Effects of rotational mixing on the asteroseismic properties of solar-type stars

TL;DR

This study investigates how rotational mixing influences the evolution and asteroseismic characteristics of solar-type stars, revealing significant effects on their structure, chemical composition, and observable seismic parameters.

Contribution

It provides new insights into the impact of rotational mixing and magnetic fields on stellar evolution and seismic properties of solar-type stars.

Findings

Rotational mixing increases effective temperature and shifts evolutionary tracks to the blue.

Rotating models show higher large frequency separations at the same evolutionary stage.

Magnetic fields reduce the efficiency of rotational mixing in solar-type stars.

Abstract

The influence of rotational mixing on the evolution and asteroseismic properties of solar-type stars is studied. Rotational mixing changes the global properties of a solar-type star with a significant increase of the effective temperature resulting in a shift of the evolutionary track to the blue part of the HR diagram. These differences are related to changes of the chemical composition, because rotational mixing counteracts the effects of atomic diffusion leading to larger helium surface abundances for rotating models than for non-rotating ones.

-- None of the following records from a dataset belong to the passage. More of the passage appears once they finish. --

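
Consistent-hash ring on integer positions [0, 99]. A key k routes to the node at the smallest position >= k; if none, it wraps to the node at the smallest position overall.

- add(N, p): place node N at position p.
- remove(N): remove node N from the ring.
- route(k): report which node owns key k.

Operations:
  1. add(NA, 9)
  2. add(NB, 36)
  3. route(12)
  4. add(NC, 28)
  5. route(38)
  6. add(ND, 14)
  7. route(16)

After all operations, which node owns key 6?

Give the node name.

Answer: NA

Derivation:
Op 1: add NA@9 -> ring=[9:NA]
Op 2: add NB@36 -> ring=[9:NA,36:NB]
Op 3: route key 12: smallest pos >= 12 is 36 -> NB
Op 4: add NC@28 -> ring=[9:NA,28:NC,36:NB]
Op 5: route key 38: none >= 38, wrap to smallest pos 9 -> NA
Op 6: add ND@14 -> ring=[9:NA,14:ND,28:NC,36:NB]
Op 7: route key 16: smallest pos >= 16 is 28 -> NC
Final route key 6: smallest pos >= 6 is 9 -> NA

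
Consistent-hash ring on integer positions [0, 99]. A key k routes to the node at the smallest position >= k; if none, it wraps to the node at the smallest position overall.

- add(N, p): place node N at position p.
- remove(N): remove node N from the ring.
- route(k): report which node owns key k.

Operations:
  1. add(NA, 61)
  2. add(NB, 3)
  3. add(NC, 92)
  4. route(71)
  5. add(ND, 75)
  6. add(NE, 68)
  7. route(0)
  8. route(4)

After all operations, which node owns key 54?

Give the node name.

Answer: NA

Derivation:
Op 1: add NA@61 -> ring=[61:NA]
Op 2: add NB@3 -> ring=[3:NB,61:NA]
Op 3: add NC@92 -> ring=[3:NB,61:NA,92:NC]
Op 4: route key 71: smallest pos >= 71 is 92 -> NC
Op 5: add ND@75 -> ring=[3:NB,61:NA,75:ND,92:NC]
Op 6: add NE@68 -> ring=[3:NB,61:NA,68:NE,75:ND,92:NC]
Op 7: route key 0: smallest pos >= 0 is 3 -> NB
Op 8: route key 4: smallest pos >= 4 is 61 -> NA
Final route key 54: smallest pos >= 54 is 61 -> NA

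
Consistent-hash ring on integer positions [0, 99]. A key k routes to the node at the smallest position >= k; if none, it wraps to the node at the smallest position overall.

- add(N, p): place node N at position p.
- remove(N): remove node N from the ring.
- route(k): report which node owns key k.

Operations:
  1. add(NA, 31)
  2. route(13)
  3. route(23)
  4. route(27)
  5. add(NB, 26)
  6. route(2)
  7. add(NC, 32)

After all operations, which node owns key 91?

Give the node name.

Answer: NB

Derivation:
Op 1: add NA@31 -> ring=[31:NA]
Op 2: route key 13: smallest pos >= 13 is 31 -> NA
Op 3: route key 23: smallest pos >= 23 is 31 -> NA
Op 4: route key 27: smallest pos >= 27 is 31 -> NA
Op 5: add NB@26 -> ring=[26:NB,31:NA]
Op 6: route key 2: smallest pos >= 2 is 26 -> NB
Op 7: add NC@32 -> ring=[26:NB,31:NA,32:NC]
Final route key 91: none >= 91, wrap to smallest pos 26 -> NB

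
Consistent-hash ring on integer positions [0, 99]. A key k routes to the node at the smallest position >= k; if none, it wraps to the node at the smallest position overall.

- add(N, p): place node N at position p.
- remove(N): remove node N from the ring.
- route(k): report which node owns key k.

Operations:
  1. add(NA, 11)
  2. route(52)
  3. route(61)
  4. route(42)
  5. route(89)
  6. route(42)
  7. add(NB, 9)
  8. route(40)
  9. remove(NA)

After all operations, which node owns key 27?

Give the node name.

Op 1: add NA@11 -> ring=[11:NA]
Op 2: route key 52: none >= 52, wrap to smallest pos 11 -> NA
Op 3: route key 61: none >= 61, wrap to smallest pos 11 -> NA
Op 4: route key 42: none >= 42, wrap to smallest pos 11 -> NA
Op 5: route key 89: none >= 89, wrap to smallest pos 11 -> NA
Op 6: route key 42: none >= 42, wrap to smallest pos 11 -> NA
Op 7: add NB@9 -> ring=[9:NB,11:NA]
Op 8: route key 40: none >= 40, wrap to smallest pos 9 -> NB
Op 9: remove NA -> ring=[9:NB]
Final route key 27: none >= 27, wrap to smallest pos 9 -> NB

Answer: NB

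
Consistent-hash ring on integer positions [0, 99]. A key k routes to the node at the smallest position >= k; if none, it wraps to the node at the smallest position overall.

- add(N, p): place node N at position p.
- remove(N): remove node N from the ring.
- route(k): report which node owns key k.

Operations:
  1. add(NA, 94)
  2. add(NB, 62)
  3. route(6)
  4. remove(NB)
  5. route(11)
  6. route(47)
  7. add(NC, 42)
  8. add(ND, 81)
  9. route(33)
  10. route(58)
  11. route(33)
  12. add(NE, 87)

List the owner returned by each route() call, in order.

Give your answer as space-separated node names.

Answer: NB NA NA NC ND NC

Derivation:
Op 1: add NA@94 -> ring=[94:NA]
Op 2: add NB@62 -> ring=[62:NB,94:NA]
Op 3: route key 6: smallest pos >= 6 is 62 -> NB
Op 4: remove NB -> ring=[94:NA]
Op 5: route key 11: smallest pos >= 11 is 94 -> NA
Op 6: route key 47: smallest pos >= 47 is 94 -> NA
Op 7: add NC@42 -> ring=[42:NC,94:NA]
Op 8: add ND@81 -> ring=[42:NC,81:ND,94:NA]
Op 9: route key 33: smallest pos >= 33 is 42 -> NC
Op 10: route key 58: smallest pos >= 58 is 81 -> ND
Op 11: route key 33: smallest pos >= 33 is 42 -> NC
Op 12: add NE@87 -> ring=[42:NC,81:ND,87:NE,94:NA]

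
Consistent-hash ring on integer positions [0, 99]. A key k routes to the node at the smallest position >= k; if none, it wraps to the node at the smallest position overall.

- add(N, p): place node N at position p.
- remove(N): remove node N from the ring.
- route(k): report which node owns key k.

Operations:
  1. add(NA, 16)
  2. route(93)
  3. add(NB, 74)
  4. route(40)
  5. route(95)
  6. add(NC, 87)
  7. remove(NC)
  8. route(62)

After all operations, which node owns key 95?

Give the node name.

Op 1: add NA@16 -> ring=[16:NA]
Op 2: route key 93: none >= 93, wrap to smallest pos 16 -> NA
Op 3: add NB@74 -> ring=[16:NA,74:NB]
Op 4: route key 40: smallest pos >= 40 is 74 -> NB
Op 5: route key 95: none >= 95, wrap to smallest pos 16 -> NA
Op 6: add NC@87 -> ring=[16:NA,74:NB,87:NC]
Op 7: remove NC -> ring=[16:NA,74:NB]
Op 8: route key 62: smallest pos >= 62 is 74 -> NB
Final route key 95: none >= 95, wrap to smallest pos 16 -> NA

Answer: NA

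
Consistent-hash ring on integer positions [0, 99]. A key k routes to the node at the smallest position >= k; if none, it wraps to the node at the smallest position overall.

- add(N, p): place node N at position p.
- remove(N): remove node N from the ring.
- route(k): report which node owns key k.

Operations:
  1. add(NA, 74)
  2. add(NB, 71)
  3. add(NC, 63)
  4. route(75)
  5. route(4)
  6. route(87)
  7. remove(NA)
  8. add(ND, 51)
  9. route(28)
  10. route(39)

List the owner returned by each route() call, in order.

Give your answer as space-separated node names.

Op 1: add NA@74 -> ring=[74:NA]
Op 2: add NB@71 -> ring=[71:NB,74:NA]
Op 3: add NC@63 -> ring=[63:NC,71:NB,74:NA]
Op 4: route key 75: none >= 75, wrap to smallest pos 63 -> NC
Op 5: route key 4: smallest pos >= 4 is 63 -> NC
Op 6: route key 87: none >= 87, wrap to smallest pos 63 -> NC
Op 7: remove NA -> ring=[63:NC,71:NB]
Op 8: add ND@51 -> ring=[51:ND,63:NC,71:NB]
Op 9: route key 28: smallest pos >= 28 is 51 -> ND
Op 10: route key 39: smallest pos >= 39 is 51 -> ND

Answer: NC NC NC ND ND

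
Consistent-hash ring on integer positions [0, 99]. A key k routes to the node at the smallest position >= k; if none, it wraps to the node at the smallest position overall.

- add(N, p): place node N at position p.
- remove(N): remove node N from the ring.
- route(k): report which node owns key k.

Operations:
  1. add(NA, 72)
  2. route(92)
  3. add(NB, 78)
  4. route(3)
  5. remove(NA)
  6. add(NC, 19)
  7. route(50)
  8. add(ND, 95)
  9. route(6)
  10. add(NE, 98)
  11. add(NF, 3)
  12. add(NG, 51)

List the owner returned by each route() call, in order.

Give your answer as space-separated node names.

Op 1: add NA@72 -> ring=[72:NA]
Op 2: route key 92: none >= 92, wrap to smallest pos 72 -> NA
Op 3: add NB@78 -> ring=[72:NA,78:NB]
Op 4: route key 3: smallest pos >= 3 is 72 -> NA
Op 5: remove NA -> ring=[78:NB]
Op 6: add NC@19 -> ring=[19:NC,78:NB]
Op 7: route key 50: smallest pos >= 50 is 78 -> NB
Op 8: add ND@95 -> ring=[19:NC,78:NB,95:ND]
Op 9: route key 6: smallest pos >= 6 is 19 -> NC
Op 10: add NE@98 -> ring=[19:NC,78:NB,95:ND,98:NE]
Op 11: add NF@3 -> ring=[3:NF,19:NC,78:NB,95:ND,98:NE]
Op 12: add NG@51 -> ring=[3:NF,19:NC,51:NG,78:NB,95:ND,98:NE]

Answer: NA NA NB NC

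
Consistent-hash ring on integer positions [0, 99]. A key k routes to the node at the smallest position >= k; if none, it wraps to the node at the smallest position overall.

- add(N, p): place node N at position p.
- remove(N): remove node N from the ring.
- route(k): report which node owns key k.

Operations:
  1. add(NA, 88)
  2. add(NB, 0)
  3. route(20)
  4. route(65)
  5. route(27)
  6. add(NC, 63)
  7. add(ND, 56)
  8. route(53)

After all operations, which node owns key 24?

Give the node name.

Answer: ND

Derivation:
Op 1: add NA@88 -> ring=[88:NA]
Op 2: add NB@0 -> ring=[0:NB,88:NA]
Op 3: route key 20: smallest pos >= 20 is 88 -> NA
Op 4: route key 65: smallest pos >= 65 is 88 -> NA
Op 5: route key 27: smallest pos >= 27 is 88 -> NA
Op 6: add NC@63 -> ring=[0:NB,63:NC,88:NA]
Op 7: add ND@56 -> ring=[0:NB,56:ND,63:NC,88:NA]
Op 8: route key 53: smallest pos >= 53 is 56 -> ND
Final route key 24: smallest pos >= 24 is 56 -> ND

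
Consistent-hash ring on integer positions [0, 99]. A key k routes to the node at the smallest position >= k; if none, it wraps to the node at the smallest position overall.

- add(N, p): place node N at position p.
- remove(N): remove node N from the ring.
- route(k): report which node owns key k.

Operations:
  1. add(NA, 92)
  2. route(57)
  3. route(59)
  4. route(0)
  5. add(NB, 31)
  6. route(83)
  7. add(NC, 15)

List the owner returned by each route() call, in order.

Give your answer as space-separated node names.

Op 1: add NA@92 -> ring=[92:NA]
Op 2: route key 57: smallest pos >= 57 is 92 -> NA
Op 3: route key 59: smallest pos >= 59 is 92 -> NA
Op 4: route key 0: smallest pos >= 0 is 92 -> NA
Op 5: add NB@31 -> ring=[31:NB,92:NA]
Op 6: route key 83: smallest pos >= 83 is 92 -> NA
Op 7: add NC@15 -> ring=[15:NC,31:NB,92:NA]

Answer: NA NA NA NA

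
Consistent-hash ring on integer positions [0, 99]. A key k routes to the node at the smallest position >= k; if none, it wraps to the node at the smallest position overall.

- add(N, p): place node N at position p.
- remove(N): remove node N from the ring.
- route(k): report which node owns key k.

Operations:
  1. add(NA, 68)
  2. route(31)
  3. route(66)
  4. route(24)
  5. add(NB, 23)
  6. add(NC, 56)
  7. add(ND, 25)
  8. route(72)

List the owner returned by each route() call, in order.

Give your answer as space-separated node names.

Op 1: add NA@68 -> ring=[68:NA]
Op 2: route key 31: smallest pos >= 31 is 68 -> NA
Op 3: route key 66: smallest pos >= 66 is 68 -> NA
Op 4: route key 24: smallest pos >= 24 is 68 -> NA
Op 5: add NB@23 -> ring=[23:NB,68:NA]
Op 6: add NC@56 -> ring=[23:NB,56:NC,68:NA]
Op 7: add ND@25 -> ring=[23:NB,25:ND,56:NC,68:NA]
Op 8: route key 72: none >= 72, wrap to smallest pos 23 -> NB

Answer: NA NA NA NB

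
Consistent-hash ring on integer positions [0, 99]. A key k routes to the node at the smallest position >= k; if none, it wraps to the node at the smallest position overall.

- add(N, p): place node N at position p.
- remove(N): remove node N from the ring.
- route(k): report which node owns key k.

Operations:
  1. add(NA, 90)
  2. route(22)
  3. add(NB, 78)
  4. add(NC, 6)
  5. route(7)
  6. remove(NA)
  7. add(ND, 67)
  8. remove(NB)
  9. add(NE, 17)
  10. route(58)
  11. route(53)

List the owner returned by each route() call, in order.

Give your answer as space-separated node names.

Op 1: add NA@90 -> ring=[90:NA]
Op 2: route key 22: smallest pos >= 22 is 90 -> NA
Op 3: add NB@78 -> ring=[78:NB,90:NA]
Op 4: add NC@6 -> ring=[6:NC,78:NB,90:NA]
Op 5: route key 7: smallest pos >= 7 is 78 -> NB
Op 6: remove NA -> ring=[6:NC,78:NB]
Op 7: add ND@67 -> ring=[6:NC,67:ND,78:NB]
Op 8: remove NB -> ring=[6:NC,67:ND]
Op 9: add NE@17 -> ring=[6:NC,17:NE,67:ND]
Op 10: route key 58: smallest pos >= 58 is 67 -> ND
Op 11: route key 53: smallest pos >= 53 is 67 -> ND

Answer: NA NB ND ND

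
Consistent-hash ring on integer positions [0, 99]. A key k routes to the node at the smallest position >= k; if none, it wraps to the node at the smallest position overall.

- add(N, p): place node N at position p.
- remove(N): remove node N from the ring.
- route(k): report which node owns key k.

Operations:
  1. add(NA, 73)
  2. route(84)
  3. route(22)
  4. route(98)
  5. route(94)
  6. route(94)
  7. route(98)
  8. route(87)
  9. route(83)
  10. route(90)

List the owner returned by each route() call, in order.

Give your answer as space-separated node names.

Op 1: add NA@73 -> ring=[73:NA]
Op 2: route key 84: none >= 84, wrap to smallest pos 73 -> NA
Op 3: route key 22: smallest pos >= 22 is 73 -> NA
Op 4: route key 98: none >= 98, wrap to smallest pos 73 -> NA
Op 5: route key 94: none >= 94, wrap to smallest pos 73 -> NA
Op 6: route key 94: none >= 94, wrap to smallest pos 73 -> NA
Op 7: route key 98: none >= 98, wrap to smallest pos 73 -> NA
Op 8: route key 87: none >= 87, wrap to smallest pos 73 -> NA
Op 9: route key 83: none >= 83, wrap to smallest pos 73 -> NA
Op 10: route key 90: none >= 90, wrap to smallest pos 73 -> NA

Answer: NA NA NA NA NA NA NA NA NA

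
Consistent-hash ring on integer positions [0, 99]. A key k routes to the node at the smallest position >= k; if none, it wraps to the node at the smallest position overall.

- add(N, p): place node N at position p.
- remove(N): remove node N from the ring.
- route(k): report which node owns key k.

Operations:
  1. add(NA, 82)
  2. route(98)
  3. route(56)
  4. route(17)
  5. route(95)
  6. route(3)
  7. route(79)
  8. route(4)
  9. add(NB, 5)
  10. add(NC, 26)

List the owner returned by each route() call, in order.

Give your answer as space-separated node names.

Op 1: add NA@82 -> ring=[82:NA]
Op 2: route key 98: none >= 98, wrap to smallest pos 82 -> NA
Op 3: route key 56: smallest pos >= 56 is 82 -> NA
Op 4: route key 17: smallest pos >= 17 is 82 -> NA
Op 5: route key 95: none >= 95, wrap to smallest pos 82 -> NA
Op 6: route key 3: smallest pos >= 3 is 82 -> NA
Op 7: route key 79: smallest pos >= 79 is 82 -> NA
Op 8: route key 4: smallest pos >= 4 is 82 -> NA
Op 9: add NB@5 -> ring=[5:NB,82:NA]
Op 10: add NC@26 -> ring=[5:NB,26:NC,82:NA]

Answer: NA NA NA NA NA NA NA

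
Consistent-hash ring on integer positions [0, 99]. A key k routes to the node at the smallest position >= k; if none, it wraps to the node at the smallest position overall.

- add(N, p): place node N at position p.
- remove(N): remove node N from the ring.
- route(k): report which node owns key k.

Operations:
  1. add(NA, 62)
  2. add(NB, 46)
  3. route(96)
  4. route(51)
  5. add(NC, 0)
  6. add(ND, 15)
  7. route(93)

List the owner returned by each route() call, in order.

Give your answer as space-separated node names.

Answer: NB NA NC

Derivation:
Op 1: add NA@62 -> ring=[62:NA]
Op 2: add NB@46 -> ring=[46:NB,62:NA]
Op 3: route key 96: none >= 96, wrap to smallest pos 46 -> NB
Op 4: route key 51: smallest pos >= 51 is 62 -> NA
Op 5: add NC@0 -> ring=[0:NC,46:NB,62:NA]
Op 6: add ND@15 -> ring=[0:NC,15:ND,46:NB,62:NA]
Op 7: route key 93: none >= 93, wrap to smallest pos 0 -> NC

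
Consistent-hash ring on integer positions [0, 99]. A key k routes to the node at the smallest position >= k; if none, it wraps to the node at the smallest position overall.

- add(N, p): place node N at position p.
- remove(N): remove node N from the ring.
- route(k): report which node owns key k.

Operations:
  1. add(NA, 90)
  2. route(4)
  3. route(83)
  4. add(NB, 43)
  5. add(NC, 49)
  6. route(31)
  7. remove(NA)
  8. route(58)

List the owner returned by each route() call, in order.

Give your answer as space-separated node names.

Answer: NA NA NB NB

Derivation:
Op 1: add NA@90 -> ring=[90:NA]
Op 2: route key 4: smallest pos >= 4 is 90 -> NA
Op 3: route key 83: smallest pos >= 83 is 90 -> NA
Op 4: add NB@43 -> ring=[43:NB,90:NA]
Op 5: add NC@49 -> ring=[43:NB,49:NC,90:NA]
Op 6: route key 31: smallest pos >= 31 is 43 -> NB
Op 7: remove NA -> ring=[43:NB,49:NC]
Op 8: route key 58: none >= 58, wrap to smallest pos 43 -> NB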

Higher values of the large frequency separation are then found for rotating models than for non-rotating ones at the same evolutionary stage, because the increase of the effective temperature leads to a smaller radius and hence to an increase of the stellar mean density. Rotational mixing also has a considerable impact on the structure and chemical composition of the central stellar layers by bringing fresh hydrogen fuel to the core, thereby enhancing the main-sequence lifetime. The increase of the central hydrogen abundance together with the change of the chemical profiles in the central layers result in a significant increase of the values of the small frequency separations and of the ratio of the small to large separations for models including shellular rotation. This increase is clearly seen for models with the same age sharing the same initial parameters except for the inclusion of rotation as well as for models with the same global stellar parameters and in particular the same location in the HR diagram. By computing rotating models of solar-type stars including the effects of a dynamo that possibly occurs in the radiative zone, we find that the efficiency of rotational mixing is strongly reduced when the effects of magnetic fields are taken into account, in contrast to what happens in massive stars.